What people are saying about Malcolm Brogdon's defense

  • John Hand of "On defense, Brogdon’s lateral quickness has been called into question, but he uses his large frame and grit to make it difficult for opposing players to get around him. When Brogdon guarded Duke star Brandon Ingram, who is predicted to be one of the top two picks in this year’s draft, Ingram didn’t score, going 0-for-4."
  • Peter Nygaard of Upside & Motor: "Among players with a minimum of 30 possessions, Brogdon ranked in the 94th percentile in pick-and-roll ball-handler defense and the 90th percentile in isolation defense, per Synergy. The key to Brogdon’s success is his combination of length and strength. Standing at over 6-5 with a wingspan of 6-10.5, Brogdon can be difficult to escape."
  • Dakota Schmidt of Ridiculous Upside: "Bennett was able to make that defense work by recruiting a plethora of lanky wings that can buy into the system. That list of names features current NBA players Justin Anderson, Mike Scott, Joe Harris and Warriors superstar Klay Thompson. A player that will hope to follow in those footsteps is current NBA Draft prospect Malcolm Brogdon. When you compare Brogdon to those players, he might have had the best college career.

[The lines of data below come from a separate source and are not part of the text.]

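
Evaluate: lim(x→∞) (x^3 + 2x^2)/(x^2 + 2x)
This is an ∞/∞ indeterminate form.

Apply L'Hôpital's rule: differentiate numerator and denominator separately.
  f(x) = x^3 + 2·x^2   ⇒   f'(x) = 3·x^2 + 4·x
  g(x) = x^2 + 2·x   ⇒   g'(x) = 2·x + 2
  lim(x→∞) f'(x)/g'(x) = lim(x→∞) (3·x^2 + 4·x)/(2·x + 2)
  = ∞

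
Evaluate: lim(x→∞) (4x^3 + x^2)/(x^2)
This is an ∞/∞ indeterminate form.

Apply L'Hôpital's rule: differentiate numerator and denominator separately.
  f(x) = 4·x^3 + x^2   ⇒   f'(x) = 12·x^2 + 2·x
  g(x) = x^2   ⇒   g'(x) = 2·x
  lim(x→∞) f'(x)/g'(x) = lim(x→∞) (12·x^2 + 2·x)/(2·x)
  = ∞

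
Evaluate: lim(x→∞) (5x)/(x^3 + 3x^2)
This is an ∞/∞ indeterminate form.

Apply L'Hôpital's rule: differentiate numerator and denominator separately.
  f(x) = 5·x   ⇒   f'(x) = 5
  g(x) = x^3 + 3·x^2   ⇒   g'(x) = 3·x^2 + 6·x
  lim(x→∞) f'(x)/g'(x) = lim(x→∞) (5)/(3·x^2 + 6·x)
  = 0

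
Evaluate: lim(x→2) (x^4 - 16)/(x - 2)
This is a standard limit.

Factor or rationalize the expression:
  lim(x→2) (x^4 - 16)/(x - 2) = 32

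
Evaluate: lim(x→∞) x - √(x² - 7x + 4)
This is an ∞-∞ indeterminate form.

Combine fractions or rationalize to convert ∞-∞ to 0/0 form:
  lim(x→∞) x - √(x² - 7x + 4) = 7/2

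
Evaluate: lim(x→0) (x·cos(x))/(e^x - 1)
This is a 0/0 indeterminate form.

Apply L'Hôpital's rule: differentiate numerator and denominator separately.
  f(x) = x·cos(x)   ⇒   f'(x) = -x·sin(x) + cos(x)
  g(x) = e^(x) - 1   ⇒   g'(x) = e^(x)
  lim(x→0) f'(x)/g'(x) = lim(x→0) (-x·sin(x) + cos(x))/(e^(x))
  = 1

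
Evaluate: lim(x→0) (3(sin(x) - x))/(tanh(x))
This is a 0/0 indeterminate form.

Apply L'Hôpital's rule: differentiate numerator and denominator separately.
  f(x) = -3·x + 3·sin(x)   ⇒   f'(x) = 3·cos(x) - 3
  g(x) = tanh(x)   ⇒   g'(x) = 1 - tanh(x)^2
  lim(x→0) f'(x)/g'(x) = lim(x→0) (3·cos(x) - 3)/(1 - tanh(x)^2)
  = 0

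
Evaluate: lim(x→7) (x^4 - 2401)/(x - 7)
This is a standard limit.

Factor or rationalize the expression:
  lim(x→7) (x^4 - 2401)/(x - 7) = 1372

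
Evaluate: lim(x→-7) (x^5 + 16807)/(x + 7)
This is a standard limit.

Factor or rationalize the expression:
  lim(x→-7) (x^5 + 16807)/(x + 7) = 12005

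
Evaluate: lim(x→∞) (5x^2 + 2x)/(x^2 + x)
This is an ∞/∞ indeterminate form.

Apply L'Hôpital's rule: differentiate numerator and denominator separately.
  f(x) = 5·x^2 + 2·x   ⇒   f'(x) = 10·x + 2
  g(x) = x^2 + x   ⇒   g'(x) = 2·x + 1
  lim(x→∞) f'(x)/g'(x) = lim(x→∞) (10·x + 2)/(2·x + 1)
  = 5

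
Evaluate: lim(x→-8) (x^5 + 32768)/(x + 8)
This is a standard limit.

Factor or rationalize the expression:
  lim(x→-8) (x^5 + 32768)/(x + 8) = 20480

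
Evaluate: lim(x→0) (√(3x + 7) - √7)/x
This is a standard limit.

Factor or rationalize the expression:
  lim(x→0) (√(3x + 7) - √7)/x = 3·sqrt(7)/14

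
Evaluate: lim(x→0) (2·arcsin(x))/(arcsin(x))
This is a 0/0 indeterminate form.

Apply L'Hôpital's rule: differentiate numerator and denominator separately.
  f(x) = 2·asin(x)   ⇒   f'(x) = 2/sqrt(1 - x^2)
  g(x) = asin(x)   ⇒   g'(x) = 1/sqrt(1 - x^2)
  lim(x→0) f'(x)/g'(x) = lim(x→0) (2/sqrt(1 - x^2))/(1/sqrt(1 - x^2))
  = 2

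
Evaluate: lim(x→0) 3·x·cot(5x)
This is a 0·∞ indeterminate form.

Rewrite 0·∞ as a quotient (0/0 or ∞/∞ form), then apply L'Hôpital's rule:
  lim(x→0) 3·x·cot(5x) = 3/5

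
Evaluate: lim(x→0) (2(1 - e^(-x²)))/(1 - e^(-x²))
This is a 0/0 indeterminate form.

Apply L'Hôpital's rule: differentiate numerator and denominator separately.
  f(x) = 2 - 2·e^(-x^2)   ⇒   f'(x) = 4·x·e^(-x^2)
  g(x) = 1 - e^(-x^2)   ⇒   g'(x) = 2·x·e^(-x^2)
  lim(x→0) f'(x)/g'(x) = lim(x→0) (4·x·e^(-x^2))/(2·x·e^(-x^2))
  = 2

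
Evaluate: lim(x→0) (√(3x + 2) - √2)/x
This is a standard limit.

Factor or rationalize the expression:
  lim(x→0) (√(3x + 2) - √2)/x = 3·sqrt(2)/4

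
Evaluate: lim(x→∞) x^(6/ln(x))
This is an exponential indeterminate form.

For exponential indeterminate forms, take the natural log:
  Let L = lim(x→∞) x^(6/ln(x))
  Then ln(L) = lim(x→∞) [exponent × ln(base)]
  Evaluate using L'Hôpital or standard limits, then exponentiate.
  L = e^(6)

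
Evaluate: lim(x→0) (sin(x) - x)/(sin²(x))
This is a 0/0 indeterminate form.

Apply L'Hôpital's rule: differentiate numerator and denominator separately.
  f(x) = -x + sin(x)   ⇒   f'(x) = cos(x) - 1
  g(x) = sin(x)^2   ⇒   g'(x) = 2·sin(x)·cos(x)
  lim(x→0) f'(x)/g'(x) = lim(x→0) (cos(x) - 1)/(2·sin(x)·cos(x))
  = 0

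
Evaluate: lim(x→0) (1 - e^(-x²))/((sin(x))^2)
This is a 0/0 indeterminate form.

Apply L'Hôpital's rule: differentiate numerator and denominator separately.
  f(x) = 1 - e^(-x^2)   ⇒   f'(x) = 2·x·e^(-x^2)
  g(x) = sin(x)^2   ⇒   g'(x) = 2·sin(x)·cos(x)
  lim(x→0) f'(x)/g'(x) = lim(x→0) (2·x·e^(-x^2))/(2·sin(x)·cos(x))
  = 1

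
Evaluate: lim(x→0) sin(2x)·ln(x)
This is a 0·∞ indeterminate form.

Rewrite 0·∞ as a quotient (0/0 or ∞/∞ form), then apply L'Hôpital's rule:
  lim(x→0) sin(2x)·ln(x) = 0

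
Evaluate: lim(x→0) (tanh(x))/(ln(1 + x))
This is a 0/0 indeterminate form.

Apply L'Hôpital's rule: differentiate numerator and denominator separately.
  f(x) = tanh(x)   ⇒   f'(x) = 1 - tanh(x)^2
  g(x) = ln(x + 1)   ⇒   g'(x) = 1/(x + 1)
  lim(x→0) f'(x)/g'(x) = lim(x→0) (1 - tanh(x)^2)/(1/(x + 1))
  = 1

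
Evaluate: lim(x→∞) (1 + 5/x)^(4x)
This is an exponential indeterminate form.

For exponential indeterminate forms, take the natural log:
  Let L = lim(x→∞) (1 + 5/x)^(4x)
  Then ln(L) = lim(x→∞) [exponent × ln(base)]
  Evaluate using L'Hôpital or standard limits, then exponentiate.
  L = e^(20)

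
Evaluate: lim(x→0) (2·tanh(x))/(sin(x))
This is a 0/0 indeterminate form.

Apply L'Hôpital's rule: differentiate numerator and denominator separately.
  f(x) = 2·tanh(x)   ⇒   f'(x) = 2 - 2·tanh(x)^2
  g(x) = sin(x)   ⇒   g'(x) = cos(x)
  lim(x→0) f'(x)/g'(x) = lim(x→0) (2 - 2·tanh(x)^2)/(cos(x))
  = 2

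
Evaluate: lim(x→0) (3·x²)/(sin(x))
This is a 0/0 indeterminate form.

Apply L'Hôpital's rule: differentiate numerator and denominator separately.
  f(x) = 3·x^2   ⇒   f'(x) = 6·x
  g(x) = sin(x)   ⇒   g'(x) = cos(x)
  lim(x→0) f'(x)/g'(x) = lim(x→0) (6·x)/(cos(x))
  = 0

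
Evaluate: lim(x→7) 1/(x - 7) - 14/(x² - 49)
This is an ∞-∞ indeterminate form.

Combine fractions or rationalize to convert ∞-∞ to 0/0 form:
  lim(x→7) 1/(x - 7) - 14/(x² - 49) = 1/14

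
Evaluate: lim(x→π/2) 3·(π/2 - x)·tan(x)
This is a 0·∞ indeterminate form.

Rewrite 0·∞ as a quotient (0/0 or ∞/∞ form), then apply L'Hôpital's rule:
  lim(x→π/2) 3·(π/2 - x)·tan(x) = 3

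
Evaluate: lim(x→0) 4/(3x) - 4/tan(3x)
This is an ∞-∞ indeterminate form.

Combine fractions or rationalize to convert ∞-∞ to 0/0 form:
  lim(x→0) 4/(3x) - 4/tan(3x) = 0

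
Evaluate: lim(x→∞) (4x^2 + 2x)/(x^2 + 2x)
This is an ∞/∞ indeterminate form.

Apply L'Hôpital's rule: differentiate numerator and denominator separately.
  f(x) = 4·x^2 + 2·x   ⇒   f'(x) = 8·x + 2
  g(x) = x^2 + 2·x   ⇒   g'(x) = 2·x + 2
  lim(x→∞) f'(x)/g'(x) = lim(x→∞) (8·x + 2)/(2·x + 2)
  = 4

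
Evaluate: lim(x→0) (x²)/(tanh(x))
This is a 0/0 indeterminate form.

Apply L'Hôpital's rule: differentiate numerator and denominator separately.
  f(x) = x^2   ⇒   f'(x) = 2·x
  g(x) = tanh(x)   ⇒   g'(x) = 1 - tanh(x)^2
  lim(x→0) f'(x)/g'(x) = lim(x→0) (2·x)/(1 - tanh(x)^2)
  = 0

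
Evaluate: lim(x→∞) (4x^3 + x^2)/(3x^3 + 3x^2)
This is an ∞/∞ indeterminate form.

Apply L'Hôpital's rule: differentiate numerator and denominator separately.
  f(x) = 4·x^3 + x^2   ⇒   f'(x) = 12·x^2 + 2·x
  g(x) = 3·x^3 + 3·x^2   ⇒   g'(x) = 9·x^2 + 6·x
  lim(x→∞) f'(x)/g'(x) = lim(x→∞) (12·x^2 + 2·x)/(9·x^2 + 6·x)
  = 4/3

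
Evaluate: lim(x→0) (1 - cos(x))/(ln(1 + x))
This is a 0/0 indeterminate form.

Apply L'Hôpital's rule: differentiate numerator and denominator separately.
  f(x) = 1 - cos(x)   ⇒   f'(x) = sin(x)
  g(x) = ln(x + 1)   ⇒   g'(x) = 1/(x + 1)
  lim(x→0) f'(x)/g'(x) = lim(x→0) (sin(x))/(1/(x + 1))
  = 0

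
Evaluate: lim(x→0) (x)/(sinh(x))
This is a 0/0 indeterminate form.

Apply L'Hôpital's rule: differentiate numerator and denominator separately.
  f(x) = x   ⇒   f'(x) = 1
  g(x) = sinh(x)   ⇒   g'(x) = cosh(x)
  lim(x→0) f'(x)/g'(x) = lim(x→0) (1)/(cosh(x))
  = 1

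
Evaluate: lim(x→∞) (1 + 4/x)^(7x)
This is an exponential indeterminate form.

For exponential indeterminate forms, take the natural log:
  Let L = lim(x→∞) (1 + 4/x)^(7x)
  Then ln(L) = lim(x→∞) [exponent × ln(base)]
  Evaluate using L'Hôpital or standard limits, then exponentiate.
  L = e^(28)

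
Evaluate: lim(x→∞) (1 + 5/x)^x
This is an exponential indeterminate form.

For exponential indeterminate forms, take the natural log:
  Let L = lim(x→∞) (1 + 5/x)^x
  Then ln(L) = lim(x→∞) [exponent × ln(base)]
  Evaluate using L'Hôpital or standard limits, then exponentiate.
  L = e^(5)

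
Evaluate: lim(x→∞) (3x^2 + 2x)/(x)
This is an ∞/∞ indeterminate form.

Apply L'Hôpital's rule: differentiate numerator and denominator separately.
  f(x) = 3·x^2 + 2·x   ⇒   f'(x) = 6·x + 2
  g(x) = x   ⇒   g'(x) = 1
  lim(x→∞) f'(x)/g'(x) = lim(x→∞) (6·x + 2)/(1)
  = ∞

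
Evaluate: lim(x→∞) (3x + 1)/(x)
This is an ∞/∞ indeterminate form.

Apply L'Hôpital's rule: differentiate numerator and denominator separately.
  f(x) = 3·x + 1   ⇒   f'(x) = 3
  g(x) = x   ⇒   g'(x) = 1
  lim(x→∞) f'(x)/g'(x) = lim(x→∞) (3)/(1)
  = 3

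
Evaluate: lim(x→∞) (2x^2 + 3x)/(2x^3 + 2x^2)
This is an ∞/∞ indeterminate form.

Apply L'Hôpital's rule: differentiate numerator and denominator separately.
  f(x) = 2·x^2 + 3·x   ⇒   f'(x) = 4·x + 3
  g(x) = 2·x^3 + 2·x^2   ⇒   g'(x) = 6·x^2 + 4·x
  lim(x→∞) f'(x)/g'(x) = lim(x→∞) (4·x + 3)/(6·x^2 + 4·x)
  = 0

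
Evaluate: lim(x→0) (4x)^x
This is an exponential indeterminate form.

For exponential indeterminate forms, take the natural log:
  Let L = lim(x→0) (4x)^x
  Then ln(L) = lim(x→0) [exponent × ln(base)]
  Evaluate using L'Hôpital or standard limits, then exponentiate.
  L = 1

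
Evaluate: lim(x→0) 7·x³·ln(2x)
This is a 0·∞ indeterminate form.

Rewrite 0·∞ as a quotient (0/0 or ∞/∞ form), then apply L'Hôpital's rule:
  lim(x→0) 7·x³·ln(2x) = 0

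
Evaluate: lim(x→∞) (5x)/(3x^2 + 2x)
This is an ∞/∞ indeterminate form.

Apply L'Hôpital's rule: differentiate numerator and denominator separately.
  f(x) = 5·x   ⇒   f'(x) = 5
  g(x) = 3·x^2 + 2·x   ⇒   g'(x) = 6·x + 2
  lim(x→∞) f'(x)/g'(x) = lim(x→∞) (5)/(6·x + 2)
  = 0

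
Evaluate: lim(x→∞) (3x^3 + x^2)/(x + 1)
This is an ∞/∞ indeterminate form.

Apply L'Hôpital's rule: differentiate numerator and denominator separately.
  f(x) = 3·x^3 + x^2   ⇒   f'(x) = 9·x^2 + 2·x
  g(x) = x + 1   ⇒   g'(x) = 1
  lim(x→∞) f'(x)/g'(x) = lim(x→∞) (9·x^2 + 2·x)/(1)
  = ∞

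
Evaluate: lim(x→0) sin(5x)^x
This is an exponential indeterminate form.

For exponential indeterminate forms, take the natural log:
  Let L = lim(x→0) sin(5x)^x
  Then ln(L) = lim(x→0) [exponent × ln(base)]
  Evaluate using L'Hôpital or standard limits, then exponentiate.
  L = 1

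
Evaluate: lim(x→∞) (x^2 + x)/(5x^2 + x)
This is an ∞/∞ indeterminate form.

Apply L'Hôpital's rule: differentiate numerator and denominator separately.
  f(x) = x^2 + x   ⇒   f'(x) = 2·x + 1
  g(x) = 5·x^2 + x   ⇒   g'(x) = 10·x + 1
  lim(x→∞) f'(x)/g'(x) = lim(x→∞) (2·x + 1)/(10·x + 1)
  = 1/5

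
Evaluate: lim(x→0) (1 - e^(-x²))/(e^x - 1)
This is a 0/0 indeterminate form.

Apply L'Hôpital's rule: differentiate numerator and denominator separately.
  f(x) = 1 - e^(-x^2)   ⇒   f'(x) = 2·x·e^(-x^2)
  g(x) = e^(x) - 1   ⇒   g'(x) = e^(x)
  lim(x→0) f'(x)/g'(x) = lim(x→0) (2·x·e^(-x^2))/(e^(x))
  = 0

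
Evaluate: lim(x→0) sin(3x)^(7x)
This is an exponential indeterminate form.

For exponential indeterminate forms, take the natural log:
  Let L = lim(x→0) sin(3x)^(7x)
  Then ln(L) = lim(x→0) [exponent × ln(base)]
  Evaluate using L'Hôpital or standard limits, then exponentiate.
  L = 1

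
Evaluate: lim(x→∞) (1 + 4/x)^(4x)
This is an exponential indeterminate form.

For exponential indeterminate forms, take the natural log:
  Let L = lim(x→∞) (1 + 4/x)^(4x)
  Then ln(L) = lim(x→∞) [exponent × ln(base)]
  Evaluate using L'Hôpital or standard limits, then exponentiate.
  L = e^(16)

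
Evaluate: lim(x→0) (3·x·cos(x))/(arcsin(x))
This is a 0/0 indeterminate form.

Apply L'Hôpital's rule: differentiate numerator and denominator separately.
  f(x) = 3·x·cos(x)   ⇒   f'(x) = -3·x·sin(x) + 3·cos(x)
  g(x) = asin(x)   ⇒   g'(x) = 1/sqrt(1 - x^2)
  lim(x→0) f'(x)/g'(x) = lim(x→0) (-3·x·sin(x) + 3·cos(x))/(1/sqrt(1 - x^2))
  = 3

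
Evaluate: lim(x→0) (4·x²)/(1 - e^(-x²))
This is a 0/0 indeterminate form.

Apply L'Hôpital's rule: differentiate numerator and denominator separately.
  f(x) = 4·x^2   ⇒   f'(x) = 8·x
  g(x) = 1 - e^(-x^2)   ⇒   g'(x) = 2·x·e^(-x^2)
  lim(x→0) f'(x)/g'(x) = lim(x→0) (8·x)/(2·x·e^(-x^2))
  = 4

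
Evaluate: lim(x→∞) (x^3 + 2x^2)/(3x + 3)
This is an ∞/∞ indeterminate form.

Apply L'Hôpital's rule: differentiate numerator and denominator separately.
  f(x) = x^3 + 2·x^2   ⇒   f'(x) = 3·x^2 + 4·x
  g(x) = 3·x + 3   ⇒   g'(x) = 3
  lim(x→∞) f'(x)/g'(x) = lim(x→∞) (3·x^2 + 4·x)/(3)
  = ∞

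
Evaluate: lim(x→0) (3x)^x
This is an exponential indeterminate form.

For exponential indeterminate forms, take the natural log:
  Let L = lim(x→0) (3x)^x
  Then ln(L) = lim(x→0) [exponent × ln(base)]
  Evaluate using L'Hôpital or standard limits, then exponentiate.
  L = 1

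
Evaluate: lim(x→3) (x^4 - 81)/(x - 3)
This is a standard limit.

Factor or rationalize the expression:
  lim(x→3) (x^4 - 81)/(x - 3) = 108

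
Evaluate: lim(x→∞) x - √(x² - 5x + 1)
This is an ∞-∞ indeterminate form.

Combine fractions or rationalize to convert ∞-∞ to 0/0 form:
  lim(x→∞) x - √(x² - 5x + 1) = 5/2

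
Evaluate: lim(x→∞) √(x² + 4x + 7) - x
This is an ∞-∞ indeterminate form.

Combine fractions or rationalize to convert ∞-∞ to 0/0 form:
  lim(x→∞) √(x² + 4x + 7) - x = 2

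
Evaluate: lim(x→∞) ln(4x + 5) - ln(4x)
This is an ∞-∞ indeterminate form.

Combine fractions or rationalize to convert ∞-∞ to 0/0 form:
  lim(x→∞) ln(4x + 5) - ln(4x) = 0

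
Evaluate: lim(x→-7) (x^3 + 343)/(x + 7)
This is a standard limit.

Factor or rationalize the expression:
  lim(x→-7) (x^3 + 343)/(x + 7) = 147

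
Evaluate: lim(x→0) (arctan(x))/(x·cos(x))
This is a 0/0 indeterminate form.

Apply L'Hôpital's rule: differentiate numerator and denominator separately.
  f(x) = atan(x)   ⇒   f'(x) = 1/(x^2 + 1)
  g(x) = x·cos(x)   ⇒   g'(x) = -x·sin(x) + cos(x)
  lim(x→0) f'(x)/g'(x) = lim(x→0) (1/(x^2 + 1))/(-x·sin(x) + cos(x))
  = 1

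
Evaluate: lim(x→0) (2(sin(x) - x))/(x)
This is a 0/0 indeterminate form.

Apply L'Hôpital's rule: differentiate numerator and denominator separately.
  f(x) = -2·x + 2·sin(x)   ⇒   f'(x) = 2·cos(x) - 2
  g(x) = x   ⇒   g'(x) = 1
  lim(x→0) f'(x)/g'(x) = lim(x→0) (2·cos(x) - 2)/(1)
  = 0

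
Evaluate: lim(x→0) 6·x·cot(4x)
This is a 0·∞ indeterminate form.

Rewrite 0·∞ as a quotient (0/0 or ∞/∞ form), then apply L'Hôpital's rule:
  lim(x→0) 6·x·cot(4x) = 3/2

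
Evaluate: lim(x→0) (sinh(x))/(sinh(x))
This is a 0/0 indeterminate form.

Apply L'Hôpital's rule: differentiate numerator and denominator separately.
  f(x) = sinh(x)   ⇒   f'(x) = cosh(x)
  g(x) = sinh(x)   ⇒   g'(x) = cosh(x)
  lim(x→0) f'(x)/g'(x) = lim(x→0) (cosh(x))/(cosh(x))
  = 1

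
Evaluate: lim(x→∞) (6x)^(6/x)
This is an exponential indeterminate form.

For exponential indeterminate forms, take the natural log:
  Let L = lim(x→∞) (6x)^(6/x)
  Then ln(L) = lim(x→∞) [exponent × ln(base)]
  Evaluate using L'Hôpital or standard limits, then exponentiate.
  L = 1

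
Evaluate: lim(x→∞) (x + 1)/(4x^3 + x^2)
This is an ∞/∞ indeterminate form.

Apply L'Hôpital's rule: differentiate numerator and denominator separately.
  f(x) = x + 1   ⇒   f'(x) = 1
  g(x) = 4·x^3 + x^2   ⇒   g'(x) = 12·x^2 + 2·x
  lim(x→∞) f'(x)/g'(x) = lim(x→∞) (1)/(12·x^2 + 2·x)
  = 0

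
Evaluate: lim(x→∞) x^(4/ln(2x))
This is an exponential indeterminate form.

For exponential indeterminate forms, take the natural log:
  Let L = lim(x→∞) x^(4/ln(2x))
  Then ln(L) = lim(x→∞) [exponent × ln(base)]
  Evaluate using L'Hôpital or standard limits, then exponentiate.
  L = e^(4)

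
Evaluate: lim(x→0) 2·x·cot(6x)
This is a 0·∞ indeterminate form.

Rewrite 0·∞ as a quotient (0/0 or ∞/∞ form), then apply L'Hôpital's rule:
  lim(x→0) 2·x·cot(6x) = 1/3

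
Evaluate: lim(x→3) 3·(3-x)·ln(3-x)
This is a 0·∞ indeterminate form.

Rewrite 0·∞ as a quotient (0/0 or ∞/∞ form), then apply L'Hôpital's rule:
  lim(x→3) 3·(3-x)·ln(3-x) = 0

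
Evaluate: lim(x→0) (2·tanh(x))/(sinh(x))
This is a 0/0 indeterminate form.

Apply L'Hôpital's rule: differentiate numerator and denominator separately.
  f(x) = 2·tanh(x)   ⇒   f'(x) = 2 - 2·tanh(x)^2
  g(x) = sinh(x)   ⇒   g'(x) = cosh(x)
  lim(x→0) f'(x)/g'(x) = lim(x→0) (2 - 2·tanh(x)^2)/(cosh(x))
  = 2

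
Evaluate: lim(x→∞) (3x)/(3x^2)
This is an ∞/∞ indeterminate form.

Apply L'Hôpital's rule: differentiate numerator and denominator separately.
  f(x) = 3·x   ⇒   f'(x) = 3
  g(x) = 3·x^2   ⇒   g'(x) = 6·x
  lim(x→∞) f'(x)/g'(x) = lim(x→∞) (3)/(6·x)
  = 0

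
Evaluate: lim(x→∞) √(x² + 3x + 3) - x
This is an ∞-∞ indeterminate form.

Combine fractions or rationalize to convert ∞-∞ to 0/0 form:
  lim(x→∞) √(x² + 3x + 3) - x = 3/2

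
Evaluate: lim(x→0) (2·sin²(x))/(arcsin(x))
This is a 0/0 indeterminate form.

Apply L'Hôpital's rule: differentiate numerator and denominator separately.
  f(x) = 2·sin(x)^2   ⇒   f'(x) = 4·sin(x)·cos(x)
  g(x) = asin(x)   ⇒   g'(x) = 1/sqrt(1 - x^2)
  lim(x→0) f'(x)/g'(x) = lim(x→0) (4·sin(x)·cos(x))/(1/sqrt(1 - x^2))
  = 0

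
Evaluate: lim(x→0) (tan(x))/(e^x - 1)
This is a 0/0 indeterminate form.

Apply L'Hôpital's rule: differentiate numerator and denominator separately.
  f(x) = tan(x)   ⇒   f'(x) = tan(x)^2 + 1
  g(x) = e^(x) - 1   ⇒   g'(x) = e^(x)
  lim(x→0) f'(x)/g'(x) = lim(x→0) (tan(x)^2 + 1)/(e^(x))
  = 1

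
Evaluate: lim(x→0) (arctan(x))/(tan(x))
This is a 0/0 indeterminate form.

Apply L'Hôpital's rule: differentiate numerator and denominator separately.
  f(x) = atan(x)   ⇒   f'(x) = 1/(x^2 + 1)
  g(x) = tan(x)   ⇒   g'(x) = tan(x)^2 + 1
  lim(x→0) f'(x)/g'(x) = lim(x→0) (1/(x^2 + 1))/(tan(x)^2 + 1)
  = 1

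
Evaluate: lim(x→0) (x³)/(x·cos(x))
This is a 0/0 indeterminate form.

Apply L'Hôpital's rule: differentiate numerator and denominator separately.
  f(x) = x^3   ⇒   f'(x) = 3·x^2
  g(x) = x·cos(x)   ⇒   g'(x) = -x·sin(x) + cos(x)
  lim(x→0) f'(x)/g'(x) = lim(x→0) (3·x^2)/(-x·sin(x) + cos(x))
  = 0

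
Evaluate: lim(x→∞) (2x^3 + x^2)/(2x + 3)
This is an ∞/∞ indeterminate form.

Apply L'Hôpital's rule: differentiate numerator and denominator separately.
  f(x) = 2·x^3 + x^2   ⇒   f'(x) = 6·x^2 + 2·x
  g(x) = 2·x + 3   ⇒   g'(x) = 2
  lim(x→∞) f'(x)/g'(x) = lim(x→∞) (6·x^2 + 2·x)/(2)
  = ∞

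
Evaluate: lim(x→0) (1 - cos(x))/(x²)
This is a 0/0 indeterminate form.

Apply L'Hôpital's rule: differentiate numerator and denominator separately.
  f(x) = 1 - cos(x)   ⇒   f'(x) = sin(x)
  g(x) = x^2   ⇒   g'(x) = 2·x
  lim(x→0) f'(x)/g'(x) = lim(x→0) (sin(x))/(2·x)
  = 1/2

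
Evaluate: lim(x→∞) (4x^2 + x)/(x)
This is an ∞/∞ indeterminate form.

Apply L'Hôpital's rule: differentiate numerator and denominator separately.
  f(x) = 4·x^2 + x   ⇒   f'(x) = 8·x + 1
  g(x) = x   ⇒   g'(x) = 1
  lim(x→∞) f'(x)/g'(x) = lim(x→∞) (8·x + 1)/(1)
  = ∞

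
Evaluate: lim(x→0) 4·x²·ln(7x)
This is a 0·∞ indeterminate form.

Rewrite 0·∞ as a quotient (0/0 or ∞/∞ form), then apply L'Hôpital's rule:
  lim(x→0) 4·x²·ln(7x) = 0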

DeAndre Bembry of St. Joe's is certainly another interesting perimeter prospect in this draft, but as that guy who has become everyone's sleeper this year he probably won't be around at #30. Caris LeVert of Michigan is an intriguing prospect, but the uncertainty about his medical history and injury-proneness makes it difficult to commit a three-year contract to him.

But Deadpoolio of Bright Side of the Sun called Brogdon, "The safest pick in the draft". And when you look at a player who has a reputation as a high IQ versatile playmaker, can score in situations that he'd find in Steve Kerr's offense, and comes from a strong defensive culture, it's really difficult not to see him as a fit for the Warriors even if the mock drafts have him ranked lower than the 30th pick.